M 9/26:           Review

W 9/28:           Exam I

F 9/30:             8.5 Strategy for Integration: (odd) 5-13,19,23,31,33,37,41

M 10/3:           8.5 Strategy for Integration: (odd) 43,47,51,63,71,73, and 8.8 Improper integrals: (odd) 1-7

W 10/5:           8.8 Improper Integrals: (odd) 9-37

F 10/7:             9.1 Arc Length: (odd) 7-11,17-19

M 10/10:         9.2 Area of a Surface of Revolution: (odd) 1-7

W 10/12:         9.2 Area of a surface of Revolution: (odd) 15-19 (for 17 & 19 just set up the integral)

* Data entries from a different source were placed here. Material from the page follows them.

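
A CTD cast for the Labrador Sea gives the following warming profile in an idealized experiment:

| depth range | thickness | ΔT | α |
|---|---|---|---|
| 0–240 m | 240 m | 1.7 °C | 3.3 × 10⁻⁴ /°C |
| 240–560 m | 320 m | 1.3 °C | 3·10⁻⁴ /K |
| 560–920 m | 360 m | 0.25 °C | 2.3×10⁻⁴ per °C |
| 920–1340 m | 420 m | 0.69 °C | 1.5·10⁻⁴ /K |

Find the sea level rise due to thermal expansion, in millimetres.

Δh ≈ 324 mm

0–240 m: 3.3×10⁻⁴ × 240 × 1.7 = 0.13464 m
1.3 × 320 × 3×10⁻⁴ = 0.12480 m
560–920 m: 2.3×10⁻⁴ × 360 × 0.25 = 0.02070 m
920–1340 m: 1.5×10⁻⁴ × 420 × 0.69 = 0.04347 m
Δh = 0.13464 + 0.12480 + 0.02070 + 0.04347 = 0.32361 m ≈ 324 mm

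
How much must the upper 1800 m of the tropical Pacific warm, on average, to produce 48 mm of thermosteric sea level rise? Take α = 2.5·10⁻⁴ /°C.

ΔT ≈ 0.107 °C

ΔT = Δh/(αH) = 0.048 / (2.5×10⁻⁴ × 1800) ≈ 0.1067 °C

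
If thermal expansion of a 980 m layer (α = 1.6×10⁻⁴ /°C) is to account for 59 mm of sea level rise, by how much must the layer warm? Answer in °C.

ΔT = Δh/(αH) = 0.059 / (1.6×10⁻⁴ × 980) ≈ 0.3763 °C

ΔT ≈ 0.38 °C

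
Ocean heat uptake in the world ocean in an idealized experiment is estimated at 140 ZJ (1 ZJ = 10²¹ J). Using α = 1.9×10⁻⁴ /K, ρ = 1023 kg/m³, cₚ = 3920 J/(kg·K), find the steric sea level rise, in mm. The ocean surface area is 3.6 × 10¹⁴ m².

18.4 mm

Per unit area: Q = 140×10²¹ / (3.6×10¹⁴) ≈ 3.889×10⁸ J/m²
Δh = αQ/(ρcₚ) = 1.9×10⁻⁴ × 3.889×10⁸ / (1023 × 3920) ≈ 0.018426 m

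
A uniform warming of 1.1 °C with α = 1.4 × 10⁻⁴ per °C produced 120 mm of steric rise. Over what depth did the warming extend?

about 779 m

H = Δh/(αΔT) = 0.12 / (1.4×10⁻⁴ × 1.1) ≈ 779.2 m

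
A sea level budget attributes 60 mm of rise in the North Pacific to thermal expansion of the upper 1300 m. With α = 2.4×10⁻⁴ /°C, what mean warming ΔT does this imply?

ΔT = Δh/(αH) = 0.06 / (2.4×10⁻⁴ × 1300) ≈ 0.1923 K

about 0.192 K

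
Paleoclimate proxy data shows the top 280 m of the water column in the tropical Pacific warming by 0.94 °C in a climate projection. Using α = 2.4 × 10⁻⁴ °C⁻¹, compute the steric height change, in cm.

Δh = αΔT·H = 2.4×10⁻⁴ × 0.94 × 280 = 0.063168 m

6.3 cm of thermosteric rise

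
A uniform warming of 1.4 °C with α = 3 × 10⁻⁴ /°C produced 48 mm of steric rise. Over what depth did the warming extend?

H = Δh/(αΔT) = 0.048 / (3×10⁻⁴ × 1.4) ≈ 114.3 m

about 110 m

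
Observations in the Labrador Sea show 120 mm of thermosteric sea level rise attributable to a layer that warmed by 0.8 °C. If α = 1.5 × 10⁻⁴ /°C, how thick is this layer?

H = Δh/(αΔT) = 0.12 / (1.5×10⁻⁴ × 0.8) = 1000 m

H ≈ 1000 m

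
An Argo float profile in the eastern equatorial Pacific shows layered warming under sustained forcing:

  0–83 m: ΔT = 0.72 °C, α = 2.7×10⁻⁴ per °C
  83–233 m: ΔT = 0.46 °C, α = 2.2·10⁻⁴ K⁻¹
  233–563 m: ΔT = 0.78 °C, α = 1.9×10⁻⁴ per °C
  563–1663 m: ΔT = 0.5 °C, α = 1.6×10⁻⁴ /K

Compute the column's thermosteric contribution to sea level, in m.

Δh = 0.168 m

Layer 1: 83 × 0.72 × 2.7×10⁻⁴ = 0.0161352 m
Layer 2: 150 × 2.2×10⁻⁴ × 0.46 = 0.01518 m
Layer 3: 0.78 × 330 × 1.9×10⁻⁴ = 0.048906 m
563–1663 m: 0.5 × 1.6×10⁻⁴ × 1100 = 0.08800 m
Δh = 0.0161352 + 0.01518 + 0.048906 + 0.08800 = 0.1682212 m ≈ 0.168 m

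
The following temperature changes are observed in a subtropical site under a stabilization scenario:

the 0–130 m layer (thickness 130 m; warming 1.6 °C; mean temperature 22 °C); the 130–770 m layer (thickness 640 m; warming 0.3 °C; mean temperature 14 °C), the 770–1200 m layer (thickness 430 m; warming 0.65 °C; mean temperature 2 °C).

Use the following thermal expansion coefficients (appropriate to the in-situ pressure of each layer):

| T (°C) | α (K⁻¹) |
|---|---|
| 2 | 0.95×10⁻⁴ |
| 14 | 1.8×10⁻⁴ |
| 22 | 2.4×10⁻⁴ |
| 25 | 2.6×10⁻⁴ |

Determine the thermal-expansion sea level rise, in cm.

Layer 1 at 22 °C → α = 2.4×10⁻⁴ K⁻¹
Layer 2 at 14 °C → α = 1.8×10⁻⁴ K⁻¹
Layer 3 at 2 °C → α = 0.95×10⁻⁴ K⁻¹
0–130 m: 2.4×10⁻⁴ × 130 × 1.6 = 0.04992 m
Layer 2: 1.8×10⁻⁴ × 0.3 × 640 = 0.03456 m
Layer 3: 430 × 0.95×10⁻⁴ × 0.65 = 0.0265525 m
Δh = 0.04992 + 0.03456 + 0.0265525 = 0.1110325 m ≈ 11.1 cm

about 11.1 cm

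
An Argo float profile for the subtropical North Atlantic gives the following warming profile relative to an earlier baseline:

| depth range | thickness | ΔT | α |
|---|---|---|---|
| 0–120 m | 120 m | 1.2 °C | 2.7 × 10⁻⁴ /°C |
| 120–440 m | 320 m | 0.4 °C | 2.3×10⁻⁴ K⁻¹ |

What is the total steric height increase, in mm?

Layer 1: 120 × 1.2 × 2.7×10⁻⁴ = 0.03888 m
120–440 m: 0.4 × 2.3×10⁻⁴ × 320 = 0.02944 m
Δh = 0.03888 + 0.02944 = 0.06832 m

68.3 mm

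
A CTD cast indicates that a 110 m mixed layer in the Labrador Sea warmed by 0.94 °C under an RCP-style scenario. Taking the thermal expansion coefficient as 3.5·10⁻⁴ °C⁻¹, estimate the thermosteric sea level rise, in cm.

Δh = αΔT·H = 3.5×10⁻⁴ × 0.94 × 110 = 0.03619 m

about 3.62 cm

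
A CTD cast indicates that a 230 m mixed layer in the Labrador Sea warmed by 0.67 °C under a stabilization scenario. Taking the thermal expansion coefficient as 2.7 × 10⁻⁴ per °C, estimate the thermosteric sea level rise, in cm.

Δh = αΔT·H = 2.7×10⁻⁴ × 0.67 × 230 = 0.041607 m

Δh = 4.16 cm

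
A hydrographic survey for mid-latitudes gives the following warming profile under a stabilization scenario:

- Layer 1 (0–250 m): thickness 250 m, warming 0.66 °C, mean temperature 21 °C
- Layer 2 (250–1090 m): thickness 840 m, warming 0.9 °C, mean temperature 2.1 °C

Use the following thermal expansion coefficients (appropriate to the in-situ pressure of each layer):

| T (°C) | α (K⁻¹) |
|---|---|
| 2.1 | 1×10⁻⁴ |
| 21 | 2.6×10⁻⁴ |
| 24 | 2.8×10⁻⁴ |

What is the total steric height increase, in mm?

119 mm of thermosteric rise

Layer 1 at 21 °C → α = 2.6×10⁻⁴ K⁻¹
Layer 2 at 2.1 °C → α = 1×10⁻⁴ K⁻¹
2.6×10⁻⁴ × 0.66 × 250 = 0.04290 m
0.9 × 840 × 1×10⁻⁴ = 0.07560 m
Δh = 0.04290 + 0.07560 = 0.11850 m ≈ 119 mm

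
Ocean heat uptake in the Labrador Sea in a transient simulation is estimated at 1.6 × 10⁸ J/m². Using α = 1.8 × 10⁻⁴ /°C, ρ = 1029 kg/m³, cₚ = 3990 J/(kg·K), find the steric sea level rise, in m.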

F 10/14:           9.3 Applications to Physics and Engineering: 1,11,13,19,21,23,25,27,29

M 10/17:         9.4 Applications to Economics and Biology: 3,5,10,15

W 10/19:         9.5 Probability: 1,5,6,7,9

F 10/21:           11.1 Curves Defined by Parametric Equations: 1,3,4,5,7,9,11,13,19,21

M 10/24:         11.2 Calculus with Parametric Curves: 1,3,5,7,11,13,31,33,35

W 10/26:         11.2 Calculus with Parametric Curves: 37,39,41,45,57,59,61,65

F 10/28:           Review

M 10/31:         Exam II

W 11/2:           11.3 Polar Coordinates: (odd only) 1-45

F 11/4:             11.4 Areas and Lengths in Polar Coordinates: (odd) 1-41

M 11/7:           11.5 Conic Sections: (odd) 1-47

W 11/9:           11.6 Conic Sections in Polar Coordinates: (odd) 1-15

F 11/11:           12.1 Sequences: (odd) 3-37

M 11/14:         12.2 Series: (odd) 9-39

W 11/16:         12.3 The Integral Test and Estimates of Sums: (odd) 3-21

F 11/18:           12.4 The Comparison Tests: (odd) 3-31

M 11/21:         12.5 Alternating Series: (odd) 5-19

W 11/23:         12.6 Absolute Convergence and the Ratio and Root Test: (odd) 3-33

12.7 Strategy for Testing Series: (odd) 1-37

F 11/25:           Thanksgiving Holiday

M 11/28:         Review

W 11/30:         Exam III

F 12/2:             12.8 Power Series: (odd) 3-23

M 12/5:           12.9 Representations of Functions as Power Series: (odd) 3-19

W 12/7:           12.10 Taylor and Maclaurin Series: (odd) 3,5,9-15

F 12/9:             Review

Final examination: Wednesday, December 14, 5:30-7:30 pm.